BIAY - Genesis 35 - Baggage
Ok - so can you see it in this photo? All the “stuff”? Can you see all the things piled up behind the couch and underneath? Probably not unless you look at the little picture that I superimposed in the corner showing some of it. Without that little picture or getting up close and looking behind or underneath, you won’t see the flattened boxes that are there. At first glance, all you see is a nice black couch with a blanket on it to protect it from the claws of Scout having just awoken from a nap. The baggage, the stuff, just isn’t obvious.
When I read these stories in the latter parts of Genesis, I wonder about all the baggage that piles up. I wrote a bit about this a few weeks ago with Isaac, Abraham, and Sarah. What was the baggage that they were carrying as they went along from the story of the near-sacrifice? What about in these stories? The baggage carried by Dinah? By her brothers after they slaughtered a city of people in an act of brutal vengeance? By the women and children who were taken captive? What about the stories that follow? What was the baggage that Jacob carried from the death of his wife Rachel as she gave birth to their son Benjamin? Was that baggage some of why he favored the sons that he fathered with Rachel - Joseph and Benjamin? What about the baggage of the brothers as they saw the love that was showered on Joseph and not on them?

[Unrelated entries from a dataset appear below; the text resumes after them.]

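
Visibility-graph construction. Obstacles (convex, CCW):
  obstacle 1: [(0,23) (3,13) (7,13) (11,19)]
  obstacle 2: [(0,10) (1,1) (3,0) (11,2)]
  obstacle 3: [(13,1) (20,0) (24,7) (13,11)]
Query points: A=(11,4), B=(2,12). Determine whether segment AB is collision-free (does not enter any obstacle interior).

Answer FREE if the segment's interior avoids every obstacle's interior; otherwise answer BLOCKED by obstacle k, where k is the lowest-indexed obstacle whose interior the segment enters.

Obstacle 1 [(0,23) (3,13) (7,13) (11,19)]:
  edge (0,23)–(3,13): clear
  edge (3,13)–(7,13): clear
  edge (7,13)–(11,19): clear
  edge (11,19)–(0,23): clear
  midpoint (13/2,8) outside
  → clear
Obstacle 2 [(0,10) (1,1) (3,0) (11,2)]:
  edge (0,10)–(1,1): clear
  edge (1,1)–(3,0): clear
  edge (3,0)–(11,2): clear
  edge (11,2)–(0,10): clear
  midpoint (13/2,8) outside
  → clear
Obstacle 3 [(13,1) (20,0) (24,7) (13,11)]:
  edge (13,1)–(20,0): clear
  edge (20,0)–(24,7): clear
  edge (24,7)–(13,11): clear
  edge (13,11)–(13,1): clear
  midpoint (13/2,8) outside
  → clear

FREE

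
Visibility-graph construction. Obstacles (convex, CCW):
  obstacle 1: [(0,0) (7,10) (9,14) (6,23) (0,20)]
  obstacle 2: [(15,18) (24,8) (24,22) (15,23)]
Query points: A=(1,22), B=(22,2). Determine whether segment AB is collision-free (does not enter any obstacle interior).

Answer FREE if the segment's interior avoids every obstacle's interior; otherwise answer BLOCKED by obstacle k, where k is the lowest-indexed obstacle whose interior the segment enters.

BLOCKED by obstacle 1

Obstacle 1 [(0,0) (7,10) (9,14) (6,23) (0,20)]:
  edge (0,0)–(7,10): clear
  edge (7,10)–(9,14): clear
  edge (9,14)–(6,23): crosses AB
  edge (6,23)–(0,20): crosses AB
  edge (0,20)–(0,0): clear
  → BLOCKED
Obstacle 2 [(15,18) (24,8) (24,22) (15,23)]:
  edge (15,18)–(24,8): clear
  edge (24,8)–(24,22): clear
  edge (24,22)–(15,23): clear
  edge (15,23)–(15,18): clear
  midpoint (23/2,12) outside
  → clear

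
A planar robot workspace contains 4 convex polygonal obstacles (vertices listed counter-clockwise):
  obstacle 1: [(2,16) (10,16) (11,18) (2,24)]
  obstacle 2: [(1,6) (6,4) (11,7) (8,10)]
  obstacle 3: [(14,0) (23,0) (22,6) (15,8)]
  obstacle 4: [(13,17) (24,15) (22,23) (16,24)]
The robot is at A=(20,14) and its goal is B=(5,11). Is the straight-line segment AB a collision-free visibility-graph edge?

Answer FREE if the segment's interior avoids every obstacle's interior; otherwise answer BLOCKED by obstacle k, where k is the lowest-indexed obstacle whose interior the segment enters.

Obstacle 1 [(2,16) (10,16) (11,18) (2,24)]:
  edge (2,16)–(10,16): clear
  edge (10,16)–(11,18): clear
  edge (11,18)–(2,24): clear
  edge (2,24)–(2,16): clear
  midpoint (25/2,25/2) outside
  → clear
Obstacle 2 [(1,6) (6,4) (11,7) (8,10)]:
  edge (1,6)–(6,4): clear
  edge (6,4)–(11,7): clear
  edge (11,7)–(8,10): clear
  edge (8,10)–(1,6): clear
  midpoint (25/2,25/2) outside
  → clear
Obstacle 3 [(14,0) (23,0) (22,6) (15,8)]:
  edge (14,0)–(23,0): clear
  edge (23,0)–(22,6): clear
  edge (22,6)–(15,8): clear
  edge (15,8)–(14,0): clear
  midpoint (25/2,25/2) outside
  → clear
Obstacle 4 [(13,17) (24,15) (22,23) (16,24)]:
  edge (13,17)–(24,15): clear
  edge (24,15)–(22,23): clear
  edge (22,23)–(16,24): clear
  edge (16,24)–(13,17): clear
  midpoint (25/2,25/2) outside
  → clear

FREE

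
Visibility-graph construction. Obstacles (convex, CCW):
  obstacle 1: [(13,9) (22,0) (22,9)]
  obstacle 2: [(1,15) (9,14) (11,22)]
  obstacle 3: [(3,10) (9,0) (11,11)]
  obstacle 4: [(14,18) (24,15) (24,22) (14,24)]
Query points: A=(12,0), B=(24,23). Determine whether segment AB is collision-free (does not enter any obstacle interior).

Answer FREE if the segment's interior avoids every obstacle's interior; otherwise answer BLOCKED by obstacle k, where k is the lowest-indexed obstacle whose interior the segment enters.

BLOCKED by obstacle 1

Obstacle 1 [(13,9) (22,0) (22,9)]:
  edge (13,9)–(22,0): crosses AB
  edge (22,0)–(22,9): clear
  edge (22,9)–(13,9): crosses AB
  → BLOCKED
Obstacle 2 [(1,15) (9,14) (11,22)]:
  edge (1,15)–(9,14): clear
  edge (9,14)–(11,22): clear
  edge (11,22)–(1,15): clear
  midpoint (18,23/2) outside
  → clear
Obstacle 3 [(3,10) (9,0) (11,11)]:
  edge (3,10)–(9,0): clear
  edge (9,0)–(11,11): clear
  edge (11,11)–(3,10): clear
  midpoint (18,23/2) outside
  → clear
Obstacle 4 [(14,18) (24,15) (24,22) (14,24)]:
  edge (14,18)–(24,15): crosses AB
  edge (24,15)–(24,22): clear
  edge (24,22)–(14,24): crosses AB
  edge (14,24)–(14,18): clear
  → BLOCKED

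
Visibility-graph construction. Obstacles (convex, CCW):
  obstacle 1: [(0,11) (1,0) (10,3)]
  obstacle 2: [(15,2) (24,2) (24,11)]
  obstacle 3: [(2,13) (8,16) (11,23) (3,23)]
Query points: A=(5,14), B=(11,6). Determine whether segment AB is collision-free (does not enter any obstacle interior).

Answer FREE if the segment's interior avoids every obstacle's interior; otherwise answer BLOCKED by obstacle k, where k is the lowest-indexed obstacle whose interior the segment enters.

Obstacle 1 [(0,11) (1,0) (10,3)]:
  edge (0,11)–(1,0): clear
  edge (1,0)–(10,3): clear
  edge (10,3)–(0,11): clear
  midpoint (8,10) outside
  → clear
Obstacle 2 [(15,2) (24,2) (24,11)]:
  edge (15,2)–(24,2): clear
  edge (24,2)–(24,11): clear
  edge (24,11)–(15,2): clear
  midpoint (8,10) outside
  → clear
Obstacle 3 [(2,13) (8,16) (11,23) (3,23)]:
  edge (2,13)–(8,16): clear
  edge (8,16)–(11,23): clear
  edge (11,23)–(3,23): clear
  edge (3,23)–(2,13): clear
  midpoint (8,10) outside
  → clear

FREE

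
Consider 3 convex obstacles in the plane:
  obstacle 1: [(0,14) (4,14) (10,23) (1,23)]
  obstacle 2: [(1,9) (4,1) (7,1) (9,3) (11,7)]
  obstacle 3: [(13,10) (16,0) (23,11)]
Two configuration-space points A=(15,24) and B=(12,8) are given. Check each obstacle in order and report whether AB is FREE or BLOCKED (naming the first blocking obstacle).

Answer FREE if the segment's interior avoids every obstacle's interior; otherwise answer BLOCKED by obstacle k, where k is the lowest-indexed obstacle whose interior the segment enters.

FREE

Obstacle 1 [(0,14) (4,14) (10,23) (1,23)]:
  edge (0,14)–(4,14): clear
  edge (4,14)–(10,23): clear
  edge (10,23)–(1,23): clear
  edge (1,23)–(0,14): clear
  midpoint (27/2,16) outside
  → clear
Obstacle 2 [(1,9) (4,1) (7,1) (9,3) (11,7)]:
  edge (1,9)–(4,1): clear
  edge (4,1)–(7,1): clear
  edge (7,1)–(9,3): clear
  edge (9,3)–(11,7): clear
  edge (11,7)–(1,9): clear
  midpoint (27/2,16) outside
  → clear
Obstacle 3 [(13,10) (16,0) (23,11)]:
  edge (13,10)–(16,0): clear
  edge (16,0)–(23,11): clear
  edge (23,11)–(13,10): clear
  midpoint (27/2,16) outside
  → clear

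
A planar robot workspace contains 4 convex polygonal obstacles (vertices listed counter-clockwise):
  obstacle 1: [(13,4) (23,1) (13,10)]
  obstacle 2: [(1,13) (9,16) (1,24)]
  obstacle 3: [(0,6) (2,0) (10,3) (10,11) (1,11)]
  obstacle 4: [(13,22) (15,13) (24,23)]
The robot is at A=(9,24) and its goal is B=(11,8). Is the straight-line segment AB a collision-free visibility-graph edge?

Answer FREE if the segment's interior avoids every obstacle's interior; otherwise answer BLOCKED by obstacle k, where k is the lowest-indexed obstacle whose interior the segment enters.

Obstacle 1 [(13,4) (23,1) (13,10)]:
  edge (13,4)–(23,1): clear
  edge (23,1)–(13,10): clear
  edge (13,10)–(13,4): clear
  midpoint (10,16) outside
  → clear
Obstacle 2 [(1,13) (9,16) (1,24)]:
  edge (1,13)–(9,16): clear
  edge (9,16)–(1,24): clear
  edge (1,24)–(1,13): clear
  midpoint (10,16) outside
  → clear
Obstacle 3 [(0,6) (2,0) (10,3) (10,11) (1,11)]:
  edge (0,6)–(2,0): clear
  edge (2,0)–(10,3): clear
  edge (10,3)–(10,11): clear
  edge (10,11)–(1,11): clear
  edge (1,11)–(0,6): clear
  midpoint (10,16) outside
  → clear
Obstacle 4 [(13,22) (15,13) (24,23)]:
  edge (13,22)–(15,13): clear
  edge (15,13)–(24,23): clear
  edge (24,23)–(13,22): clear
  midpoint (10,16) outside
  → clear

FREE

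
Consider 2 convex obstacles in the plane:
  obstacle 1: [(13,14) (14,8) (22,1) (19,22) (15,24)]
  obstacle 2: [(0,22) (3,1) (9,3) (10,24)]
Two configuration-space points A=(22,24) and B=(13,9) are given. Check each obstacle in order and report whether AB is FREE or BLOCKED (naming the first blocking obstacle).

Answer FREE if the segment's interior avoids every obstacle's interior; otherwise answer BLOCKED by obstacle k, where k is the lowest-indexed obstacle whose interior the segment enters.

BLOCKED by obstacle 1

Obstacle 1 [(13,14) (14,8) (22,1) (19,22) (15,24)]:
  edge (13,14)–(14,8): crosses AB
  edge (14,8)–(22,1): clear
  edge (22,1)–(19,22): crosses AB
  edge (19,22)–(15,24): clear
  edge (15,24)–(13,14): clear
  → BLOCKED
Obstacle 2 [(0,22) (3,1) (9,3) (10,24)]:
  edge (0,22)–(3,1): clear
  edge (3,1)–(9,3): clear
  edge (9,3)–(10,24): clear
  edge (10,24)–(0,22): clear
  midpoint (35/2,33/2) outside
  → clear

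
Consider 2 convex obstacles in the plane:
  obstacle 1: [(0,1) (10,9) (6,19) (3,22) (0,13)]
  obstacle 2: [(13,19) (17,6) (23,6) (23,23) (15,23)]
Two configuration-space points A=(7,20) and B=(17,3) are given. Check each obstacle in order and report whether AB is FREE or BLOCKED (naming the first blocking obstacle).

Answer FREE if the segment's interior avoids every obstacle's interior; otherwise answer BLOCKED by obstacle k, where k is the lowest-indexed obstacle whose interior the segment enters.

Obstacle 1 [(0,1) (10,9) (6,19) (3,22) (0,13)]:
  edge (0,1)–(10,9): clear
  edge (10,9)–(6,19): clear
  edge (6,19)–(3,22): clear
  edge (3,22)–(0,13): clear
  edge (0,13)–(0,1): clear
  midpoint (12,23/2) outside
  → clear
Obstacle 2 [(13,19) (17,6) (23,6) (23,23) (15,23)]:
  edge (13,19)–(17,6): clear
  edge (17,6)–(23,6): clear
  edge (23,6)–(23,23): clear
  edge (23,23)–(15,23): clear
  edge (15,23)–(13,19): clear
  midpoint (12,23/2) outside
  → clear

FREE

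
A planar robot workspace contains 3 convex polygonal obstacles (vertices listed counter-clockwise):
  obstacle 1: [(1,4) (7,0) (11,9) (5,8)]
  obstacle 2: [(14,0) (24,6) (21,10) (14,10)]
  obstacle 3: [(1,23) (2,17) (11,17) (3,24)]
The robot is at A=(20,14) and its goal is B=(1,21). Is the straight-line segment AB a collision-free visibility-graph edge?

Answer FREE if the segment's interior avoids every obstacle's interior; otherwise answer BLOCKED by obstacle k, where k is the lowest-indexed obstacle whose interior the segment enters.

BLOCKED by obstacle 3

Obstacle 1 [(1,4) (7,0) (11,9) (5,8)]:
  edge (1,4)–(7,0): clear
  edge (7,0)–(11,9): clear
  edge (11,9)–(5,8): clear
  edge (5,8)–(1,4): clear
  midpoint (21/2,35/2) outside
  → clear
Obstacle 2 [(14,0) (24,6) (21,10) (14,10)]:
  edge (14,0)–(24,6): clear
  edge (24,6)–(21,10): clear
  edge (21,10)–(14,10): clear
  edge (14,10)–(14,0): clear
  midpoint (21/2,35/2) outside
  → clear
Obstacle 3 [(1,23) (2,17) (11,17) (3,24)]:
  edge (1,23)–(2,17): crosses AB
  edge (2,17)–(11,17): clear
  edge (11,17)–(3,24): crosses AB
  edge (3,24)–(1,23): clear
  → BLOCKED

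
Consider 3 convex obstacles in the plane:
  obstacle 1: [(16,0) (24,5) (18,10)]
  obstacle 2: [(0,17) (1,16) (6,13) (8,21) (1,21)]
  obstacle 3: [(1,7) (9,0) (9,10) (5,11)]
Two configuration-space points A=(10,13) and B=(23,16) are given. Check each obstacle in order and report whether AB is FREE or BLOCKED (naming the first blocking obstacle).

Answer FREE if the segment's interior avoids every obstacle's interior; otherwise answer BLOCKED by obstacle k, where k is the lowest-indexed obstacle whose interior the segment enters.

FREE

Obstacle 1 [(16,0) (24,5) (18,10)]:
  edge (16,0)–(24,5): clear
  edge (24,5)–(18,10): clear
  edge (18,10)–(16,0): clear
  midpoint (33/2,29/2) outside
  → clear
Obstacle 2 [(0,17) (1,16) (6,13) (8,21) (1,21)]:
  edge (0,17)–(1,16): clear
  edge (1,16)–(6,13): clear
  edge (6,13)–(8,21): clear
  edge (8,21)–(1,21): clear
  edge (1,21)–(0,17): clear
  midpoint (33/2,29/2) outside
  → clear
Obstacle 3 [(1,7) (9,0) (9,10) (5,11)]:
  edge (1,7)–(9,0): clear
  edge (9,0)–(9,10): clear
  edge (9,10)–(5,11): clear
  edge (5,11)–(1,7): clear
  midpoint (33/2,29/2) outside
  → clear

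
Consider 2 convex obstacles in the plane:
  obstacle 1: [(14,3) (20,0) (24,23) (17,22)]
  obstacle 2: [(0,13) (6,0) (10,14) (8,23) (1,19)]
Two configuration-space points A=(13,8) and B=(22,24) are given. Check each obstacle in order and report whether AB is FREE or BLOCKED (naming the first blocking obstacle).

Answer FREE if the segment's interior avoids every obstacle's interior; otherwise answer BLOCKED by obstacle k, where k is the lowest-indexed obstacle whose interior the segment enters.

Obstacle 1 [(14,3) (20,0) (24,23) (17,22)]:
  edge (14,3)–(20,0): clear
  edge (20,0)–(24,23): clear
  edge (24,23)–(17,22): crosses AB
  edge (17,22)–(14,3): crosses AB
  → BLOCKED
Obstacle 2 [(0,13) (6,0) (10,14) (8,23) (1,19)]:
  edge (0,13)–(6,0): clear
  edge (6,0)–(10,14): clear
  edge (10,14)–(8,23): clear
  edge (8,23)–(1,19): clear
  edge (1,19)–(0,13): clear
  midpoint (35/2,16) outside
  → clear

BLOCKED by obstacle 1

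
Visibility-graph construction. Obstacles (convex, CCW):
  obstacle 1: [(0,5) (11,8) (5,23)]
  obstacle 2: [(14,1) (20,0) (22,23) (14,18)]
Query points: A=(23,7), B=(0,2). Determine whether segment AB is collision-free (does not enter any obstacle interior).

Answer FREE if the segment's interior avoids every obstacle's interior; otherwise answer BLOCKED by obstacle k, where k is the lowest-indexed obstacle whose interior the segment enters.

BLOCKED by obstacle 2

Obstacle 1 [(0,5) (11,8) (5,23)]:
  edge (0,5)–(11,8): clear
  edge (11,8)–(5,23): clear
  edge (5,23)–(0,5): clear
  midpoint (23/2,9/2) outside
  → clear
Obstacle 2 [(14,1) (20,0) (22,23) (14,18)]:
  edge (14,1)–(20,0): clear
  edge (20,0)–(22,23): crosses AB
  edge (22,23)–(14,18): clear
  edge (14,18)–(14,1): crosses AB
  → BLOCKED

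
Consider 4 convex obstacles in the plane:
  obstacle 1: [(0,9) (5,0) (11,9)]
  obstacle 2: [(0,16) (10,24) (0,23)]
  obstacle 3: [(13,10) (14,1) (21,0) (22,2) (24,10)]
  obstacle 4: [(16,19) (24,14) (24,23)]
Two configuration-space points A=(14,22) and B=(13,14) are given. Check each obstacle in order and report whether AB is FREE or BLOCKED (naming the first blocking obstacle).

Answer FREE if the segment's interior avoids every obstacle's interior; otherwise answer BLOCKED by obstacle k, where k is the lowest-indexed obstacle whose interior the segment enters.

FREE

Obstacle 1 [(0,9) (5,0) (11,9)]:
  edge (0,9)–(5,0): clear
  edge (5,0)–(11,9): clear
  edge (11,9)–(0,9): clear
  midpoint (27/2,18) outside
  → clear
Obstacle 2 [(0,16) (10,24) (0,23)]:
  edge (0,16)–(10,24): clear
  edge (10,24)–(0,23): clear
  edge (0,23)–(0,16): clear
  midpoint (27/2,18) outside
  → clear
Obstacle 3 [(13,10) (14,1) (21,0) (22,2) (24,10)]:
  edge (13,10)–(14,1): clear
  edge (14,1)–(21,0): clear
  edge (21,0)–(22,2): clear
  edge (22,2)–(24,10): clear
  edge (24,10)–(13,10): clear
  midpoint (27/2,18) outside
  → clear
Obstacle 4 [(16,19) (24,14) (24,23)]:
  edge (16,19)–(24,14): clear
  edge (24,14)–(24,23): clear
  edge (24,23)–(16,19): clear
  midpoint (27/2,18) outside
  → clear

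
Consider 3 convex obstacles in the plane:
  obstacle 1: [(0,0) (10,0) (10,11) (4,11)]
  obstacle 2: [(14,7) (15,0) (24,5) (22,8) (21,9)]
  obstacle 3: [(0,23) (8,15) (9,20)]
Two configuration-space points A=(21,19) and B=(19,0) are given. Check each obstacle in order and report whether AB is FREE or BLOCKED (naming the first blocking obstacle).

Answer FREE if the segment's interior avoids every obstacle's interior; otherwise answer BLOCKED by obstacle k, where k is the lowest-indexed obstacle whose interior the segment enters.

Obstacle 1 [(0,0) (10,0) (10,11) (4,11)]:
  edge (0,0)–(10,0): clear
  edge (10,0)–(10,11): clear
  edge (10,11)–(4,11): clear
  edge (4,11)–(0,0): clear
  midpoint (20,19/2) outside
  → clear
Obstacle 2 [(14,7) (15,0) (24,5) (22,8) (21,9)]:
  edge (14,7)–(15,0): clear
  edge (15,0)–(24,5): crosses AB
  edge (24,5)–(22,8): clear
  edge (22,8)–(21,9): clear
  edge (21,9)–(14,7): crosses AB
  → BLOCKED
Obstacle 3 [(0,23) (8,15) (9,20)]:
  edge (0,23)–(8,15): clear
  edge (8,15)–(9,20): clear
  edge (9,20)–(0,23): clear
  midpoint (20,19/2) outside
  → clear

BLOCKED by obstacle 2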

It really feels like so much of what happens in these stories is people living out the baggage that they have from their past. Sound familiar?
What’s your baggage? I am every day, it seems, learning what some of my baggage is. Things that I have carried from decades ago, from years ago, and even from months ago, maybe even days ago. We all have this baggage and it is so easy for us to try to just shove it behind or underneath the couches of our lives thinking no one will know it is there. But its there and it is real and it affects us each day until we find ways to deal with it.
I am grateful for the fact that God is about the work of healing and restoration. God is about helping us see our true selves and reminding us of how that baggage doesn’t define us ultimately but the truth that we are created in the image of God is what defines us. I wish that this healing process was a snap of the fingers or a wave of a wand or simply someone praying over me. But it is a lifetime process - a lifetime of being open to how God wants to take all of this baggage and ultimately lift it from us. After all, it was Jesus who lifts our burdens and takes our baggage. But even so, it takes work - it takes moving the couch and getting back there and bringing it out into the open so that healing can begin.